Ela possuía um olhar muito azul, que fazia ainda perguntas. Ele, segurando-a pela mão, acreditava protegê-la de tudo: da velhice, da maldade, da solidão, da morte. Não ousei perguntar se eles, outrora, discutiram, traíram, se dilaceraram. Não ousei perguntar se, certa manhã, ele a achara menos bela, menos atraente que antes. Não ousei perguntar se ela o achara maníaco, rabujento, cansativo e autoritário. Se ela o irritara com seus tricôs, seus doces, sua tagarelice e suas arrumações. Se ele a exasperara com suas palavras cruzadas, suas coleções de selos, sua vaidade. Não ousei perguntar quantas vezes ele saíra batendo a porta, quantas vezes ela chorara, quantas vezes ele havia dito: "você está engordando ... ", quantas vezes ela havia exclamado: "você já não me ama como antigamente".
Não ousei perguntar quantas vezes eles estiveram a ponto de se destruir, se odiar, se separar quem sabe? De que adiantaria isso? Eles ali estavam, juntos. Não existe um truque, um sistema, uma receita-milagre, para um "amor-milagre". Existe o amor: com suas inseguranças, suas etapas, suas sombras, suas crises, que muitas vezes são apenas crises de cres-cimento. Existe o Amor coberto de cicatrizes, talvez mais comovente, justamente por causa de suas cicatrizes, do que o que nada sofreu, nada arriscou, nada enfrentou.
Não ousei perguntar: "Como fizeram?" Quem teria ousado perguntar?
Aos vinte anos, ela sem dúvida, lhe dizia: "Vamos dançar?" Ele respondia: - "Se você quiser, querida".
Aos trinta anos: "Vamos até a praia?" - "Se você quiser, querida"
Mais tarde: "Vamos ver as crianças?" - "Se você quiser, querida".
Ali, na minha rua, com seu ar de quem pressente os acontecimentos e seus lindos olhos azuis, ela parecia dizer: - "Vamos até ao fim da vida?" E ele, apertando com força a pequena mão enrugada, devia responder em seu coração: - "Se você quiser, querida".
*
Olhei para eles, e disse a mim mesma, com lágrimas nos olhos: "Senhor, por que permitiste que Romeu e Julieta envelhecessem?"
Pergunta ridícula. Pergunta idiota. O milagre, a beleza, a lição do amor é isso.

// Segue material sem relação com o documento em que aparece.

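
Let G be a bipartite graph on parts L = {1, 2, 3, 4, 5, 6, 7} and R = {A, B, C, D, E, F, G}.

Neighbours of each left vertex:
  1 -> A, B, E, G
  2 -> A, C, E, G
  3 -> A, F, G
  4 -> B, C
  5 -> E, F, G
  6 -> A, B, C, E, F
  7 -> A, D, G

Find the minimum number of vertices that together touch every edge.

The 7 edges 1–B, 2–G, 3–F, 4–C, 5–E, 6–A, 7–D form a matching, so any vertex cover needs at least 7 vertices (one per matched edge).
Conversely {1, 2, 3, 4, 5, 6, 7} meets every edge and has exactly 7 vertices, so 7 is optimal.

7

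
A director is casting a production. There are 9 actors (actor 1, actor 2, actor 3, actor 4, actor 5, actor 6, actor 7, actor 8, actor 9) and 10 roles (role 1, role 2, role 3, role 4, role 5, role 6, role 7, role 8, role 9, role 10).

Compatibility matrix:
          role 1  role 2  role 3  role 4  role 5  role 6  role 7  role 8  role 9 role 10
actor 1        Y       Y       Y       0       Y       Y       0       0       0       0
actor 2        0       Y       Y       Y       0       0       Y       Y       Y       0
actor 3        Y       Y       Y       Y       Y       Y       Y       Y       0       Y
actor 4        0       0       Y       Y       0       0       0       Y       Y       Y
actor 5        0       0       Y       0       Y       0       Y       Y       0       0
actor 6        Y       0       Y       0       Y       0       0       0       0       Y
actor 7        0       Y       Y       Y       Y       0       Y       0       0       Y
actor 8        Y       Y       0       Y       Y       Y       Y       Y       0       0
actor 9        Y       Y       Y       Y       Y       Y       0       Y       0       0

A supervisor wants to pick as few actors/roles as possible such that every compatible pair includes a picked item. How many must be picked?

9

The 9 edges actor 1–role 3, actor 2–role 2, actor 3–role 6, actor 4–role 9, actor 5–role 5, actor 6–role 10, actor 7–role 7, actor 8–role 8, actor 9–role 1 form a matching, so any vertex cover needs at least 9 vertices (one per matched edge).
Conversely {actor 1, actor 2, actor 3, actor 4, actor 5, actor 6, actor 7, actor 8, actor 9} meets every edge and has exactly 9 vertices, so 9 is optimal.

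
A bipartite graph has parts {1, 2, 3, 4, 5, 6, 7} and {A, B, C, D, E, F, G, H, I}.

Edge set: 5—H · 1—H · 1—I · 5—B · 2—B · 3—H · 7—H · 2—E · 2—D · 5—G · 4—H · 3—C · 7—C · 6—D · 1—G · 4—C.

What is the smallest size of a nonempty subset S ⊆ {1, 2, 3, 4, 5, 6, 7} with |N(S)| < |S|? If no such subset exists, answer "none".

Take S = {3, 4, 7}. Its neighbourhood is {C, H}, so |N(S)| = 2 < |S| = 3.
Every subset of size less than 3 has at least as many neighbours as members, so 3 is the minimum.

3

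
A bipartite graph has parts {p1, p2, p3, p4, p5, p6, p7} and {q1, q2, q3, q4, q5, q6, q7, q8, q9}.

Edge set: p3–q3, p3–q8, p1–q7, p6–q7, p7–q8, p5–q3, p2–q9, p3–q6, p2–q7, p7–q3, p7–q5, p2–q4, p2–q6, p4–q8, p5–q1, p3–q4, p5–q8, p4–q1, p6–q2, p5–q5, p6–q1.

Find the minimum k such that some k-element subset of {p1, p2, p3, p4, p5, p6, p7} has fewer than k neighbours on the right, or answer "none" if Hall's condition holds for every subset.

none

A matching saturating every left vertex exists, for instance p1→q7, p2→q9, p3→q6, p4→q1, p5→q5, p6→q2, p7→q8.
By Hall's marriage theorem, this means |N(S)| ≥ |S| for every subset S, so no violating subset exists.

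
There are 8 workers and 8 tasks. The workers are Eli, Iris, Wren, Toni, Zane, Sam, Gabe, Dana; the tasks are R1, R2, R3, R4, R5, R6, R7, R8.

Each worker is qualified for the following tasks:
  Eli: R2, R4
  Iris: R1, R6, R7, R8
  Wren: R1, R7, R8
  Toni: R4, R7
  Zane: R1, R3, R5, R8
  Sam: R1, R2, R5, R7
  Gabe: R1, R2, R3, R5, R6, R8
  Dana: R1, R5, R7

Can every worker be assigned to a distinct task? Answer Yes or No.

Yes

A valid assignment of size 8: Eli→R2, Iris→R8, Wren→R1, Toni→R4, Zane→R3, Sam→R5, Gabe→R6, Dana→R7.
All 8 workers are covered.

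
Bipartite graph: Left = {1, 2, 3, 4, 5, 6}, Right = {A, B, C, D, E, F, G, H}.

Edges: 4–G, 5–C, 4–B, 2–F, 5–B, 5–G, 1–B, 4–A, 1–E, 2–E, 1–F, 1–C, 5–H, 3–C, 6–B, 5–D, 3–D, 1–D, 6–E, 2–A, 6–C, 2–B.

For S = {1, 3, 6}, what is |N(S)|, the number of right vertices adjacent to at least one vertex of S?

5

The union of neighbours of {1, 3, 6} is {B, C, D, E, F}, which has 5 elements.
Since |N(S)| = 5 ≥ |S| = 3, Hall's condition holds for this subset.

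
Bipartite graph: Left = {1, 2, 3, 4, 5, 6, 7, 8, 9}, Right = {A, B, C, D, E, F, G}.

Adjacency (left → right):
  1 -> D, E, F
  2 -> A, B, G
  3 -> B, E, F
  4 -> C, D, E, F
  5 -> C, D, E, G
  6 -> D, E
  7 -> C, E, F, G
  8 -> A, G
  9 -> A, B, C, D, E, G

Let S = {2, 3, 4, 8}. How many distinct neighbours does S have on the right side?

The union of neighbours of {2, 3, 4, 8} is {A, B, C, D, E, F, G}, which has 7 elements.
Since |N(S)| = 7 ≥ |S| = 4, Hall's condition holds for this subset.

7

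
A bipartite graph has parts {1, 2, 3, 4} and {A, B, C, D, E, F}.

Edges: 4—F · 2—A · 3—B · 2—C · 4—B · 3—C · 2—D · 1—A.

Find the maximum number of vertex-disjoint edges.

One maximum matching: 1-A, 2-D, 3-C, 4-B.
This saturates every left vertex, so 4 is the maximum.

4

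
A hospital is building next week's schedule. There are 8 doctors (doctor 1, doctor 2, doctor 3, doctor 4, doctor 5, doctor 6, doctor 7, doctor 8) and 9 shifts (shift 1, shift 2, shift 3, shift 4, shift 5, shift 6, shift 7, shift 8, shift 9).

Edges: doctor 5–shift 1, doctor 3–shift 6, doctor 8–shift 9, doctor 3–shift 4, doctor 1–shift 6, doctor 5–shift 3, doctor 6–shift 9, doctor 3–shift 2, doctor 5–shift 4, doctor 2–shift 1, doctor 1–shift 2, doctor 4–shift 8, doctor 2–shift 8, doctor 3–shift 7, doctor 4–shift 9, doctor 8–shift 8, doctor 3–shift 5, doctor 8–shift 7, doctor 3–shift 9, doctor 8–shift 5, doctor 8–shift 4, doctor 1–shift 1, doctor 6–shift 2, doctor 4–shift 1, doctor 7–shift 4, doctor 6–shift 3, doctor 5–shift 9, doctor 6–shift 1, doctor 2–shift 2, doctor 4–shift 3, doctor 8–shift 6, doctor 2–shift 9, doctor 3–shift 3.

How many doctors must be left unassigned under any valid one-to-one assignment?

0

A valid assignment of size 8: doctor 1-shift 6, doctor 2-shift 2, doctor 3-shift 7, doctor 4-shift 8, doctor 5-shift 3, doctor 6-shift 1, doctor 7-shift 4, doctor 8-shift 5.
All 8 doctors are matched, so no larger matching exists.
That matches 8 of the 8, leaving 0 unmatched; no matching can do better.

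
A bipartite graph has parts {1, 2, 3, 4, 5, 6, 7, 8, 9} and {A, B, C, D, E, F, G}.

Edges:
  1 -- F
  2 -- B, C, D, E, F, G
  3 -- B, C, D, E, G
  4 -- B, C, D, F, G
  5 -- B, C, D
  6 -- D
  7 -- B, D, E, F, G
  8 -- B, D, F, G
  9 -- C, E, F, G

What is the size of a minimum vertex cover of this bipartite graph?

6

A maximum matching has 6 edges (e.g. 1–F, 2–E, 3–B, 4–G, 5–C, 6–D).
By König's theorem the minimum vertex cover has the same size. One such cover is {B, C, D, E, F, G}.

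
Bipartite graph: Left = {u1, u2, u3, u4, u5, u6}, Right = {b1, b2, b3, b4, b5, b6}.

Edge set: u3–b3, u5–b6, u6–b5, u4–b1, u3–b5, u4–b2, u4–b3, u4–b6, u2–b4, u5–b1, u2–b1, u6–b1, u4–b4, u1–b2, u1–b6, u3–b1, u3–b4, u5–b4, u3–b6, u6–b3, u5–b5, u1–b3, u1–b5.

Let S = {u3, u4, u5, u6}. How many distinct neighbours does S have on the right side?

The union of neighbours of {u3, u4, u5, u6} is {b1, b2, b3, b4, b5, b6}, which has 6 elements.
Since |N(S)| = 6 ≥ |S| = 4, Hall's condition holds for this subset.

6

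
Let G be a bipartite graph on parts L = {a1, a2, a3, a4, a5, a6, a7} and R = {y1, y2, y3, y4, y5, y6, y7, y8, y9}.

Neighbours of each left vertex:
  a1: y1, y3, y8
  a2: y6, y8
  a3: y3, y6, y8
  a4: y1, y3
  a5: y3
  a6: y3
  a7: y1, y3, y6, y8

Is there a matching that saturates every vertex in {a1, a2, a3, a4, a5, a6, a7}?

No

The set {a1, a2, a3, a4, a5, a6, a7} has only 4 neighbours ({y1, y3, y6, y8}), so by Hall's theorem at most 4 of the 7 left vertices can be matched.
Hence no matching covers every left vertex.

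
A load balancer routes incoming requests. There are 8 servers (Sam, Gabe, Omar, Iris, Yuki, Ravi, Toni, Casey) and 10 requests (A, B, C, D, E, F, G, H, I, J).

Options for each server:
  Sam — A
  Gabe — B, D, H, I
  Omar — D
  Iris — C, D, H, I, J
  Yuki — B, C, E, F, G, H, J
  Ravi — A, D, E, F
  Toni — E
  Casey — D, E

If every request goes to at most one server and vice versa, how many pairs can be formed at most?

One maximum matching: Sam–A, Gabe–B, Omar–D, Iris–H, Yuki–J, Ravi–F, Toni–E.
The set {Omar, Toni, Casey} has only 2 neighbours ({D, E}), so by Hall's theorem at most 7 of the 8 servers can be matched.

7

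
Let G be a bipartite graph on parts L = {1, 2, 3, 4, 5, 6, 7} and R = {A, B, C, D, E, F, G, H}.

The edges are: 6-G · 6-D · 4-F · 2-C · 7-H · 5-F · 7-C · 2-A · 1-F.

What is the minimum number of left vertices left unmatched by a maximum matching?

3

A valid assignment of size 4: 1–F, 2–A, 6–G, 7–C.
The set {1, 3, 4, 5} has only 1 neighbour ({F}), so by Hall's theorem at most 4 of the 7 left vertices can be matched.
That matches 4 of the 7, leaving 3 unmatched; no matching can do better.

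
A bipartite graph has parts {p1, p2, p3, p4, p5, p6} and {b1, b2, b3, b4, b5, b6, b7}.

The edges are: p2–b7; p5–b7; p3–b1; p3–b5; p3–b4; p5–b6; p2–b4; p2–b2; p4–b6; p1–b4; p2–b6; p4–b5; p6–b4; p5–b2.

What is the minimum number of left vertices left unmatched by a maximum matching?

1

A valid assignment of size 5: p1–b4, p2–b2, p3–b1, p4–b5, p5–b6.
The set {p1, p6} has only 1 neighbour ({b4}), so by Hall's theorem at most 5 of the 6 left vertices can be matched.
That matches 5 of the 6, leaving 1 unmatched; no matching can do better.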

E todos os dias cruzamos com ele, nós, os inquietos, nós, que amamos mal, nós, que pretendemos fazer a análise, a síntese de tudo.
O Amor é isso: dois anciãos numa ladeira, de mãos dadas, para chegar juntos - ofegantes, mas, juntos - ao fim desse caminho difícil, de onde poderão, enfim, contemplar o rio, as árvores e a VIDA!
Simone Conduché
(Texto, traduzido do francês, para ser deixado "displicentemente" na sala de espera de Centro de Aconselhamento Familiar).
(Fonte: Carta Mensal das Equipes de Nossa Senhora - ENS-CM-1983-2)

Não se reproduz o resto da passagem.